Macke, however, remains a marginal figure. henri Matisse is one of the towering geniuses of 20th century culture. He lived, and painted masterpieces, until he was 85; his life spanned two cataclysmic World Wars, a riot of social and political changes, and almost every aesthetic revolution worth talking about in the last 150 years. given the same amount of space to discuss Matisse as Meseure had with a painter a third his age, Essers' study can't help being a cursory skim, with few revelatory anecdotes (we only learn in the chronology about Matisse's pilgrimmage to the aging Renoir; his theatre designs for Stravinsky; or the visit of Aragon to his sickbed during World War Two - such episodes are surely as important as some given prominence in the book), or, worse, few intimations of the blinding raptures that must have seized Matisse at each new artistic discovery and breakthrough. We learn very little about his relation to his cultural milieu, his tacit rivalry with Picasso, or his overall importance in the history of art; discussion of the work is apolitically formalist. Uncomfortable questions - the obsessiveness of his early year despite his family's poverty; his apoliticism during World War Two - are skimmed over.

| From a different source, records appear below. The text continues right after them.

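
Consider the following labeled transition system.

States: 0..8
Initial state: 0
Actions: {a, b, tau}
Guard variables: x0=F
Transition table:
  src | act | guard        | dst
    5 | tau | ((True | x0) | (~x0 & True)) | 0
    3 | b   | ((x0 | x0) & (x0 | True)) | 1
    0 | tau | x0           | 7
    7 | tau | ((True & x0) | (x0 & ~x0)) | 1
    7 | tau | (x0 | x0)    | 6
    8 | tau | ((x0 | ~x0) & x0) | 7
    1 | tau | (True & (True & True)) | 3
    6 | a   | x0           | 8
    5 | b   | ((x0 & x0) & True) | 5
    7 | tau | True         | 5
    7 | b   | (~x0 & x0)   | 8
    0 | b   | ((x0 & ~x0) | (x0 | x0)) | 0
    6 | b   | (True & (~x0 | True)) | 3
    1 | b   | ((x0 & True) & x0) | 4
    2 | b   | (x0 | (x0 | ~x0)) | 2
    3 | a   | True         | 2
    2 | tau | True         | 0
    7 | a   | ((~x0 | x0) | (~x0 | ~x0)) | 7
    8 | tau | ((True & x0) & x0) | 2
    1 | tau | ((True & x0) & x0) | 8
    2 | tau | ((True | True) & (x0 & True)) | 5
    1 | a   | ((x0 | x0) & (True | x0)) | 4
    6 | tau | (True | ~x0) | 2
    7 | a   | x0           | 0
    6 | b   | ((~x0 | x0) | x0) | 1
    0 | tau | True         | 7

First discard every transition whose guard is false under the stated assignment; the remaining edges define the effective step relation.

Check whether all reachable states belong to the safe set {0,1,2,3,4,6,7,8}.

Inv-set: {0,1,2,3,4,6,7,8}
Reach set: {0,5,7}
  0: safe
  5: VIOLATES
  7: safe
reach 5 via tau·tau — violates

Answer: INVARIANT VIOLATED at state 5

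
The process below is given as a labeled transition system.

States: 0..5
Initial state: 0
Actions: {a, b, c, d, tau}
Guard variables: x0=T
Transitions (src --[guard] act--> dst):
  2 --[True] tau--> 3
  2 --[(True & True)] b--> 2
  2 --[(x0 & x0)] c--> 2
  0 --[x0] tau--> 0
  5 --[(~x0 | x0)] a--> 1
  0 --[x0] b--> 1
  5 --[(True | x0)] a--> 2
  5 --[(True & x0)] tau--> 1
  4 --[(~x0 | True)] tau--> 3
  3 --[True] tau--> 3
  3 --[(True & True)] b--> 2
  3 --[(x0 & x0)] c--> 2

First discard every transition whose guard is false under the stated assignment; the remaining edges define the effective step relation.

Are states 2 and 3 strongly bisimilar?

Refine partition for ~:
  round 0: {{0,1,2,3,4,5}}
  round 1: {{0},{1},{2,3},{4},{5}}
5 equivalence class(es) (converged in 2)
class of 2: {2,3}; class of 3: {2,3}

Answer: BISIMILAR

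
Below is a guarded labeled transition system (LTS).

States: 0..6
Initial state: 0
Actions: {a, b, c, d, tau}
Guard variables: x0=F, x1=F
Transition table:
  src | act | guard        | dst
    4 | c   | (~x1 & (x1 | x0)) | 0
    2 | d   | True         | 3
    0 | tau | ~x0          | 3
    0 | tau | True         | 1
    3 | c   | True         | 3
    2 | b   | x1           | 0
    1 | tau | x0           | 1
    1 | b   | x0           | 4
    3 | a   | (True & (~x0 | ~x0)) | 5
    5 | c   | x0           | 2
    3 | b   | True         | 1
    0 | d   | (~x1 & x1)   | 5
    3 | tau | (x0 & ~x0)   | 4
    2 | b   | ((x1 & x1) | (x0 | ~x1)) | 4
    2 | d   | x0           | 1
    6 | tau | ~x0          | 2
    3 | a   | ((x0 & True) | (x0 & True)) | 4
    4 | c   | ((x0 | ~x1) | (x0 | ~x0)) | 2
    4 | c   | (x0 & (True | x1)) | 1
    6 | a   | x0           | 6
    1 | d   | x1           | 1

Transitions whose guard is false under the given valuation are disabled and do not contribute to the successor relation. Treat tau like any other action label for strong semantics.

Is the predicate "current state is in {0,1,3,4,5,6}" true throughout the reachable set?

Answer: INVARIANT HOLDS

Analysis:
Safe = {0,1,3,4,5,6}
R = {0,1,3,5}
  0: ok
  1: ok
  3: ok
  5: ok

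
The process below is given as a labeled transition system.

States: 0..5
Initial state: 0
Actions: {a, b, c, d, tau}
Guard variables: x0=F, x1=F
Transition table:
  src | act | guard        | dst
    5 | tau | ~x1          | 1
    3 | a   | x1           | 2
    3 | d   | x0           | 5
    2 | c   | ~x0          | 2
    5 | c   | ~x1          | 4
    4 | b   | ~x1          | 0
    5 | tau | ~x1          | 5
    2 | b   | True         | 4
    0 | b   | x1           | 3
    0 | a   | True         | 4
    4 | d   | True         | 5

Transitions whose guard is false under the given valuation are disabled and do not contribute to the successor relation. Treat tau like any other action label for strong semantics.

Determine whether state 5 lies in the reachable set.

8 transition(s) survive guard evaluation.
depth 0: {0}
depth 1: {4}  total {0,4}
depth 2: {5}  total {0,4,5}
depth 3: {1}  total {0,1,4,5}
Reach set: {0,1,4,5}
witness 5: a·d

Answer: REACHABLE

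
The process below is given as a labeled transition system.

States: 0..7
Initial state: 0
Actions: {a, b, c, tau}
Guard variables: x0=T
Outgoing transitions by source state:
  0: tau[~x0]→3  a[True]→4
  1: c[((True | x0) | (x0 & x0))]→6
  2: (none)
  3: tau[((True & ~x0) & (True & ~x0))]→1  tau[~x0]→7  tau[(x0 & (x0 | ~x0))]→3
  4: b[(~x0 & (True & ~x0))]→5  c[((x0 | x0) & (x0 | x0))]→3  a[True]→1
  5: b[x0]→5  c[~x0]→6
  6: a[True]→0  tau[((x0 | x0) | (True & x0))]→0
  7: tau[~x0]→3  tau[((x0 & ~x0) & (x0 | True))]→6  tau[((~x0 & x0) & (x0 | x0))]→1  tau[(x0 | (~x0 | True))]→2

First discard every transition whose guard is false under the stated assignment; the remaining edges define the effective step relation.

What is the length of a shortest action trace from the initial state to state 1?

Answer: 2

Analysis:
BFS to 1:
  L0 = {0}
  L1 = {4}
  L2 = {1,3}
1 enters at depth 2; path a·a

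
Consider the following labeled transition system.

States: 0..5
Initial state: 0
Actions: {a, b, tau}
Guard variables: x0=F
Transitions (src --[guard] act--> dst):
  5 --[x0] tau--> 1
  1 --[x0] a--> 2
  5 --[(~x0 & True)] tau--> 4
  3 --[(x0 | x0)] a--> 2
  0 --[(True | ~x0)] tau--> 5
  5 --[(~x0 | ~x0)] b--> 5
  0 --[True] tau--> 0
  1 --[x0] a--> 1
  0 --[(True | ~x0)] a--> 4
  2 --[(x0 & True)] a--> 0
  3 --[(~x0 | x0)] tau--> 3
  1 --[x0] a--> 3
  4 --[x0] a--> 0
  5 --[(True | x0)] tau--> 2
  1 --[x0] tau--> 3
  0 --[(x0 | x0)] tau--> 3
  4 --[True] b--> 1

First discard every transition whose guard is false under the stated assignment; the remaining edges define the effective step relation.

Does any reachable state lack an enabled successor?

Answer: DEADLOCK at state 1

Analysis:
Reach set: {0,1,2,4,5}
  0: a→4  tau→0  tau→5  [3 out]
  1: ∅  [no exit]
  2: ∅  [no exit]
  4: b→1  [1 out]
  5: b→5  tau→2  tau→4  [3 out]
Path to 1: a·b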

None of this really matters. Matisse's work travels surprisingly well in reproduction, especially the later works involving cut-outs, simplified forms and bold colours. the colours throughout are done full bright justice to, so dazzling in fact that reading this book for more than an hour gave me a headache. The rich mix of classics ('Woman with the Hat', 'La Dance', 'Jazz') with the revelatory, less well-known (including spare, geometric, near-abstract views of Notre Dame during World War One) allow us to write our own story of this shamanic artist, whose patrician, Freudian mien concealed the colours and curves of a blazing and boundless inner life.